The bulkhead connections through the firewall can get corroded and cause issues. The early c10 turn signal switch can be a problem as well, very basic brass contact springs and re pop replacements are often worse. Here’s the 3rd switch (BRAND NEW) I’ve had in my truck both before and after I tweaked the contacts. Habitually procrastinating
9 times out of 10 its grounds. when ever i get ready to rewire a car or truck, i put new grounds on every thing. body to frame, frame to bed, hood to body, what ever. you always have good grounds to make any of it work. other wise you will always loose something while driving, a tail lite, a headlite etc. like squirrel said, those parking lites ground threw hood, if not a good ground at hood, your going to loose your lite sooner or later. if you can ad a ground off the socket and run it to the body, and body is grounded good, you will be good. thats why you see alot of these restored cars running around with one brake lite out, usually no ground.

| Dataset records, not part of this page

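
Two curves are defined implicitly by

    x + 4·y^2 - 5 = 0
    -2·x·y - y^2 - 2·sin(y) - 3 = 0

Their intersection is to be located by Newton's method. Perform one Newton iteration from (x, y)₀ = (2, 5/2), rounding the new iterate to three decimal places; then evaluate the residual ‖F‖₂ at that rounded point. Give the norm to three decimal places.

At (2, 5/2): F = (22.000, -20.44694).
Jacobian J = [[1, 8·y], [-2·y, -2·x - 2·y - 2·cos(y)]].
At the point, J = [[1.000, 20.000], [-5.000, -7.39771]] (det J = 92.60229).
Solving J·Δ = −F gives Δ = (-2.659, -0.967).
Then the next iterate is (x, y)₁ = (-0.659, 1.533).
Re-evaluating at (-0.659, 1.533): F = (3.74136, -5.32817), so ‖F‖₂ = 6.511.

6.511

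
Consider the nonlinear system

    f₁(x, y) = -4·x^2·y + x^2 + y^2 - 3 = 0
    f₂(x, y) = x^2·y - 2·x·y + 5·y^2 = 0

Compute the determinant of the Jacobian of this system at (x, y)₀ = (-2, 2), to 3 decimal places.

J = [[-8·x·y + 2·x, -4·x^2 + 2·y], [2·x·y - 2·y, x^2 - 2·x + 10·y]].
At the point, J = [[28.000, -12.000], [-12.000, 28.000]].
det J = 640.000.

640.000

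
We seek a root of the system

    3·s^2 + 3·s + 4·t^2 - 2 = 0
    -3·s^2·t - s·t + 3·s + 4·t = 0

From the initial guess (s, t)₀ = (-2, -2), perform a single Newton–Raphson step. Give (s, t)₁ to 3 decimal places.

(-2.096, -0.696)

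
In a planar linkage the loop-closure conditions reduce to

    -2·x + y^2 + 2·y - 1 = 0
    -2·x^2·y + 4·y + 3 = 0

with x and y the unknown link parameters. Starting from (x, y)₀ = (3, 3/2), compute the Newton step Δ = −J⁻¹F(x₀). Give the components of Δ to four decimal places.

(-0.9703, -0.0381)

At (3, 3/2): F = (-1.7500, -18.0000).
Jacobian J = [[-2, 2·y + 2], [-4·x·y, -2·x^2 + 4]].
At the point, J = [[-2.0000, 5.0000], [-18.0000, -14.0000]] (det J = 118.0000).
Solving J·Δ = −F gives Δ = (-0.9703, -0.0381).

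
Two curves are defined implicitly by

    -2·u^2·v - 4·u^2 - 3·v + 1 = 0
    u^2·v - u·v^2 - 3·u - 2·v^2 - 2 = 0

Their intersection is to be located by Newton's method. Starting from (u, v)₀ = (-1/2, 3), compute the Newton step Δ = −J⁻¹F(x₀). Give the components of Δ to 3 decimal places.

(0.325, -2.071)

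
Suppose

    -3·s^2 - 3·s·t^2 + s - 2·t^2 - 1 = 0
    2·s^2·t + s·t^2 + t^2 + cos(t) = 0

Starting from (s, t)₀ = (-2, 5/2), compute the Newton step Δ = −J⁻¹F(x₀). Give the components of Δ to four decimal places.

At (-2, 5/2): F = (10.0000, 12.948856).
Jacobian J = [[-6·s - 3·t^2 + 1, -6·s·t - 4·t], [4·s·t + t^2, 2·s^2 + 2·s·t + 2·t - sin(t)]].
At the point, J = [[-5.7500, 20.0000], [-13.7500, 2.401528]] (det J = 261.191215).
Solving J·Δ = −F gives Δ = (0.8996, -0.2414).

(0.8996, -0.2414)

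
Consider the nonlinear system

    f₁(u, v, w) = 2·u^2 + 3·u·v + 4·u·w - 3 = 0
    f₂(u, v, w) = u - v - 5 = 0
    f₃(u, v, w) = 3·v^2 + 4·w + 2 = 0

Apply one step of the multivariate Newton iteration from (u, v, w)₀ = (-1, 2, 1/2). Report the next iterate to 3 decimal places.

(4.000, -1.000, 5.500)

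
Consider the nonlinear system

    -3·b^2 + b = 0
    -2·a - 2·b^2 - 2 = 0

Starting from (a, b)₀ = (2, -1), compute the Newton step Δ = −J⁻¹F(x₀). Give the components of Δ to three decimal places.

(-2.857, 0.571)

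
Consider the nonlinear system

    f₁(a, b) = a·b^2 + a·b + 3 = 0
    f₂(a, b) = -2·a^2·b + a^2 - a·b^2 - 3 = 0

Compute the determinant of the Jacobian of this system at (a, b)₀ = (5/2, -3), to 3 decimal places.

340.000

J = [[b^2 + b, 2·a·b + a], [-4·a·b + 2·a - b^2, -2·a^2 - 2·a·b]].
At the point, J = [[6.000, -12.500], [26.000, 2.500]].
det J = 340.000.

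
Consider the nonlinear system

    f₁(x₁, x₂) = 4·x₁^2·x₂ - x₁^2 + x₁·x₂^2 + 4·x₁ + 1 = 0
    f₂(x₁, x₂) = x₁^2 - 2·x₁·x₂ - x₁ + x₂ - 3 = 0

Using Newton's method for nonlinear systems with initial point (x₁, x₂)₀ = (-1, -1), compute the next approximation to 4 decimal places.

At (-1, -1): F = (-9.0000, -4.0000).
Jacobian J = [[8·x₁·x₂ - 2·x₁ + x₂^2 + 4, 4·x₁^2 + 2·x₁·x₂], [2·x₁ - 2·x₂ - 1, -2·x₁ + 1]].
At the point, J = [[15.0000, 6.0000], [-1.0000, 3.0000]] (det J = 51.0000).
Solving J·Δ = −F gives Δ = (0.0588, 1.3529).
Then the next iterate is (x₁, x₂)₁ = (-0.9412, 0.3529).

(-0.9412, 0.3529)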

These trucks when well used exhibit this issue a lot. Poor grounds in the hood due to worn hinges, aluminum housings, and corrosion. Clean everything and run a separate ground strap from hood to body. Run additional ground strap from body to frame as well as bed to frame. I have experienced the same on the turn signal switch, drove me nuts.
Sounds easy enough to install 1157 tail bulbs to see if that helps. The suggestion to use a long jumper wire from battery negative to bulb socket is a handy trouble shooting tip. Use dielectric grease at each point where a wire attached to sheet metal after cleaning contact point thoroughly. Phil
You may have something there. I know that LEDs don't draw enough current to flash a flasher. I have front LEDs, but they are in the same circuit as the rear signals. (Or actually wired to the same side of the switch)
I have a aftermarket accessory turn signal switch that mounts to the column post. My original turn signal had been removed by previous owner. I have no idea why
I'm almost to that point... There very cool an bright when working but right now I have shitty lights. An no taillights brake lights or rear turn signals
I have a different approach than a lot of people. Kind of "When in doubt, put in a switch and wire around the problem." Like when my key got so worn that it wouldn't start the car, no problem, I put in a button for the starter and a switch for the ignition. You might want to start from step one. (Might) Cut the wires at the rear lights and strip an inch of insulation. Run a hot wire to each one and see if they light. Label them B or D. Bright or dim. *"...to each one..." (One at a time) * 1/2"
Yes. It powers the headlights, taillights, (dim element), license plate light, front parking lights, and instrument lights. I'm not an "electric guru" (wish one would show up), but I'm guessing that the problem started with the installation of the turn signal switch. I don't know how a car is wired so that the brake lights and turn signals (same bright element) function independently. That is why I wired my car so that the original rear lights are tail/brake lights and I have marble-size LEDs inside the lower corners of the rear window that are wired as flashers.